Are you setting the --unsegmented argument? If not, Prodigy will automatically segment the text to prevent long outliers from causing problems for the active learning.
Depending on the text, what gets segmented as a sentence differs, so if you don't want the text to be segmented, set --unsegmented to turn off the behaviour. Just make sure that the text you stream in doesn't include any examples that are huge.
Thank you @ines
But, what does "huge" really mean? ...how many tokens?
At the moment i am using one label at time.
However, please, correct me if wrong, i must use the original documents during the training, right? i mean, "fake" chunks of the documents that contain the label are not good and they will corrupt the NER right?
Like, a few hundred or a few thousand tokens? It really depends, but if your incoming texts are uneven and there's suddenly an outlier like this, the whole process may die.
No, training on sentences can be a totally fine strategy. But if there isn't a good way to meaningfully split your text, then yes, training on non-sentence chunks is probably not very useful.
Thanks @ines
Our documents are 10k tokens long, less or more.
However, we can create a split strategy but the problem is that the documents are semi-structured and we only can deal with \n and then Upper/Lower case to detect a new sentence.

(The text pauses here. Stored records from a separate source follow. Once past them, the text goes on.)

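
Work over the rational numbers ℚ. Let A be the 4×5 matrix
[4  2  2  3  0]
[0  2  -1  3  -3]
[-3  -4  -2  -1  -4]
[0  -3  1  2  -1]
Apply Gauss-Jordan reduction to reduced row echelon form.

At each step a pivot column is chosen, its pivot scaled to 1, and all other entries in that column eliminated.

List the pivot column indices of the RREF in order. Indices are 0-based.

pivot columns: 0, 1, 2, 3

step 1: normalize row 0 (÷4) = (1, 1/2, 1/2, 3/4, 0)
  row 2: subtract -3×row0 = (0, -5/2, -1/2, 5/4, -4)
step 2: normalize row 1 (÷2) = (0, 1, -1/2, 3/2, -3/2)
  row 0: subtract 1/2×row1 = (1, 0, 3/4, 0, 3/4)
  row 2: subtract -5/2×row1 = (0, 0, -7/4, 5, -31/4)
  row 3: subtract -3×row1 = (0, 0, -1/2, 13/2, -11/2)
step 3: normalize row 2 (÷-7/4) = (0, 0, 1, -20/7, 31/7)
  row 0: subtract 3/4×row2 = (1, 0, 0, 15/7, -18/7)
  row 1: subtract -1/2×row2 = (0, 1, 0, 1/14, 5/7)
  row 3: subtract -1/2×row2 = (0, 0, 0, 71/14, -23/7)
step 4: normalize row 3 (÷71/14) = (0, 0, 0, 1, -46/71)
  row 0: subtract 15/7×row3 = (1, 0, 0, 0, -84/71)
  row 1: subtract 1/14×row3 = (0, 1, 0, 0, 54/71)
  row 2: subtract -20/7×row3 = (0, 0, 1, 0, 183/71)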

The problem Ines is that if we split our documents, we could get sentence with few words, for example an ORG entity can be in a sentence, alone. So i many times lose the context of the entities.
Oh okay – but that's more of a general question about how you structure a task and not a problem with Prodigy or the default sentence segmentation then.
If you can't find a good way to split the input text, using a workflow like ner.teach probably makes less sense, because you don't want to be updating on random fragments you can't control. So you're probably better off just labelling the data manually and creating a gold-standard set to train on. Then you can annotate the whole text at once, or in random segments and put them back together afterwards.